3. The London Beer Flood, 1814

On 17 October 1814, in the Horseshoe Brewery in Tottenham Court Road, a huge vat burst its hoops, rupturing other vats, and more than a million litres of beer swept through the brewery walls and into the streets. The sea of beer carried away neighbouring houses and drowned nine people. After the disaster the brewery was brought to court but the judge, deciding that the beer flood qualified as an Act of God, refused to hold it responsible for the deaths. The site of the Horseshoe Brewery is now occupied by the Dominion Theatre.

4. The Sinking of the Princess Alice, 1878

On the evening of 3 September 1878 the pleasure steamer the Princess Alice was returning from a day-trip down the Thames with more than 700 passengers aboard. Near Woolwich, a collier called the Bywell Castle approached the pleasure boat and the captain of the Princess Alice made a tragic mistake in manoeuvring his ship. He ran directly across the path of the collier. The Princess Alice was almost cut in two and sank in less than five minutes. More than 640 people drowned in what was the worst ever river disaster in Britain.

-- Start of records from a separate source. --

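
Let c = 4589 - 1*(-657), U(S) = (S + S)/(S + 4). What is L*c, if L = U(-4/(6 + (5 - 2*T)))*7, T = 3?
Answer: -18361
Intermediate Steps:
U(S) = 2*S/(4 + S) (U(S) = (2*S)/(4 + S) = 2*S/(4 + S))
L = -7/2 (L = (2*(-4/(6 + (5 - 2*3)))/(4 - 4/(6 + (5 - 2*3))))*7 = (2*(-4/(6 + (5 - 6)))/(4 - 4/(6 + (5 - 6))))*7 = (2*(-4/(6 - 1))/(4 - 4/(6 - 1)))*7 = (2*(-4/5)/(4 - 4/5))*7 = (2*(-4*⅕)/(4 - 4*⅕))*7 = (2*(-⅘)/(4 - ⅘))*7 = (2*(-⅘)/(16/5))*7 = (2*(-⅘)*(5/16))*7 = -½*7 = -7/2 ≈ -3.5000)
c = 5246 (c = 4589 + 657 = 5246)
L*c = -7/2*5246 = -18361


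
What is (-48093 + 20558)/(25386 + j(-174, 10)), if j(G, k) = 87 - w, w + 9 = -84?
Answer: -27535/25566 ≈ -1.0770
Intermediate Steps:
w = -93 (w = -9 - 84 = -93)
j(G, k) = 180 (j(G, k) = 87 - 1*(-93) = 87 + 93 = 180)
(-48093 + 20558)/(25386 + j(-174, 10)) = (-48093 + 20558)/(25386 + 180) = -27535/25566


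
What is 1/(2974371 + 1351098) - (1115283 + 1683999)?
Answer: -12108207513257/4325469 ≈ -2.7993e+6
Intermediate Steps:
1/(2974371 + 1351098) - (1115283 + 1683999) = 1/4325469 - 1*2799282 = 1/4325469 - 2799282 = -12108207513257/4325469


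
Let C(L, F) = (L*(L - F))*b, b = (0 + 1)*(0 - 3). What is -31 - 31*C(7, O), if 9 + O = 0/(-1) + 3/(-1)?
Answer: 12338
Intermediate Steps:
O = -12 (O = -9 + (0/(-1) + 3/(-1)) = -9 + (0*(-1) + 3*(-1)) = -9 + (0 - 3) = -9 - 3 = -12)
b = -3 (b = 1*(-3) = -3)
C(L, F) = -3*L*(L - F) (C(L, F) = (L*(L - F))*(-3) = -3*L*(L - F))
-31 - 31*C(7, O) = -31 - 93*7*(-12 - 1*7) = -31 - 93*7*(-12 - 7) = -31 - 93*7*(-19) = -31 - 31*(-399) = -31 + 12369 = 12338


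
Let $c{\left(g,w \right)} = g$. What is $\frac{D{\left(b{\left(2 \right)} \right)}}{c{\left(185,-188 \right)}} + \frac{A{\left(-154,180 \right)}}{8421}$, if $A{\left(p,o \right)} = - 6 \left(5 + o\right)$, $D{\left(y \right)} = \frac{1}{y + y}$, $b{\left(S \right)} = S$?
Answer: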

5. Hebrew Dramatic Club, 1887

In March 1886 the Hebrew Dramatic Club, the first purpose-built Yiddish theatre in London, was opened in Princes Street (now Princelet Street), off Brick Lane. Less than a year later, disaster struck the theatre. During a performance of an operetta called The Gypsy Princess on 18 January 1887, a fire was mistakenly believed to have broken out. As the audience panicked and stampeded for the exits, seventeen people were crushed to death.